Whatever Happened To S.O.T.’ing Babes?

Maybe it makes me a huge Prude but I honestly haven't seen some sweet SOT action in God knows how long. Even if the guy filming served as Tom Hanks stunt double in Saving Private Ryan. Even if the zoom function on the camera is coming in and out like a poorly edited scene of Succession that nobody ever complains about. Even if those titties are as sweet as I imagine from my vantage point, it's been so goddamn long I don't even know if I still identify with SOT. Which is a shame to even admit because there was a time SOT was in your verbage. 

And to think just last week we got super deep talking about the motorboat in Wedding Crashers. I didn't realize it at the time but now I'm thinking the motorboat basically replaced the way men talk about playing with a pair of hooters. And with it went the sensuality of Suck.On.Tits in exchange for the speed-based motorboat. I completely understand how we get here, I just didn't realize it in the process, which brings me back to the above video. 

Call me crazy but to me this is more diabolical than the Bills fans that finger each other's asses. 

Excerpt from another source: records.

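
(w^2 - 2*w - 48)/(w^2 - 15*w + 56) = (w + 6)/(w - 7)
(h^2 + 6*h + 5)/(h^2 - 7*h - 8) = (h + 5)/(h - 8)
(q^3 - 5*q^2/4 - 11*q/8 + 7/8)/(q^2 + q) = q - 9/4 + 7/(8*q)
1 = 1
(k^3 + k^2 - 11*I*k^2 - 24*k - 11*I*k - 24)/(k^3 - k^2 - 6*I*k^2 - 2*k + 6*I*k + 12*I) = (k^2 - 11*I*k - 24)/(k^2 + k*(-2 - 6*I) + 12*I)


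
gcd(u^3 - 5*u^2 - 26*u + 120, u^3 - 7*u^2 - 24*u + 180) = u^2 - u - 30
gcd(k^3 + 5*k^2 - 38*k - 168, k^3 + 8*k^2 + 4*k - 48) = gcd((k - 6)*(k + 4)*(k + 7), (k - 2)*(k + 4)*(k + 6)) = k + 4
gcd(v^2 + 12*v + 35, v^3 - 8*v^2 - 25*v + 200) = v + 5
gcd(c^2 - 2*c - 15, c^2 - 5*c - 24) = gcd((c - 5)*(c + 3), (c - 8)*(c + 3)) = c + 3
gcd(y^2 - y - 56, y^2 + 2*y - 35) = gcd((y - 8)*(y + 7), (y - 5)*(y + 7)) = y + 7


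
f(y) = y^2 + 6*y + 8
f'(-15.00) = -24.00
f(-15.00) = 143.00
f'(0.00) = 6.00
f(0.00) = 8.00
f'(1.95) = 9.90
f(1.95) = 23.50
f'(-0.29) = 5.42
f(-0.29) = 6.34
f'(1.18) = 8.36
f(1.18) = 16.47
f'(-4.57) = -3.14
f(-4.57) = 1.46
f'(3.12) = 12.24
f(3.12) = 36.45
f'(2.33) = 10.66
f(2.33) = 27.41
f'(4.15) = 14.30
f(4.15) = 50.12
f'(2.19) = 10.38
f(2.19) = 25.94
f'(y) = 2*y + 6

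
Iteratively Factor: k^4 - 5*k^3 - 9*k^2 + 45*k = (k - 5)*(k^3 - 9*k) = (k - 5)*(k - 3)*(k^2 + 3*k) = k*(k - 5)*(k - 3)*(k + 3)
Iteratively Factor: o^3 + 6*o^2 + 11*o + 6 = (o + 1)*(o^2 + 5*o + 6) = (o + 1)*(o + 3)*(o + 2)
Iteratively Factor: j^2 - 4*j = (j)*(j - 4)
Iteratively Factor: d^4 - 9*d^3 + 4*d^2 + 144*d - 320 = (d - 5)*(d^3 - 4*d^2 - 16*d + 64) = (d - 5)*(d - 4)*(d^2 - 16) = (d - 5)*(d - 4)^2*(d + 4)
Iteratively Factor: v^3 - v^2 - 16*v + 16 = (v - 4)*(v^2 + 3*v - 4) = (v - 4)*(v - 1)*(v + 4)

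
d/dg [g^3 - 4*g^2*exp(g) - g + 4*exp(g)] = -4*g^2*exp(g) + 3*g^2 - 8*g*exp(g) + 4*exp(g) - 1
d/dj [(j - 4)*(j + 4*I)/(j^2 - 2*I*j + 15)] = (j^2*(4 - 6*I) + j*(30 + 32*I) - 28 + 60*I)/(j^4 - 4*I*j^3 + 26*j^2 - 60*I*j + 225)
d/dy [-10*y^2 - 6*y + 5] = -20*y - 6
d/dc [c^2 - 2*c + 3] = 2*c - 2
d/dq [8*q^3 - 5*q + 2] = 24*q^2 - 5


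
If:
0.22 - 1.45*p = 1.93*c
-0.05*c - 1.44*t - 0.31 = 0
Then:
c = -28.8*t - 6.2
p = 38.3337931034483*t + 8.40413793103448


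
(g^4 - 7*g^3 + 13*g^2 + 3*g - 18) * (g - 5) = g^5 - 12*g^4 + 48*g^3 - 62*g^2 - 33*g + 90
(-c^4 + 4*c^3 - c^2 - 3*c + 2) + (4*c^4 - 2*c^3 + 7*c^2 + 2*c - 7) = 3*c^4 + 2*c^3 + 6*c^2 - c - 5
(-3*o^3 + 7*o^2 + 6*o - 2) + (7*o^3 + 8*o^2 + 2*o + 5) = 4*o^3 + 15*o^2 + 8*o + 3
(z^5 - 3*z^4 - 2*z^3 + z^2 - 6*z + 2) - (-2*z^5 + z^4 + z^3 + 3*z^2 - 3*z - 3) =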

Definitely not as gross per se but at least the Bills fans are trying to be discrete. Like at least give them some credit for leaving the bag of dildos and rubber fist in the parking lot. That's why I'm giving the nod to sucking tits on Lake Michigan because it's just so blatantly in your face that those titties are getting sucked. Maybe it doesn't go past the softcore Cinemax guidelines but on daytime programming alone this one's over the line.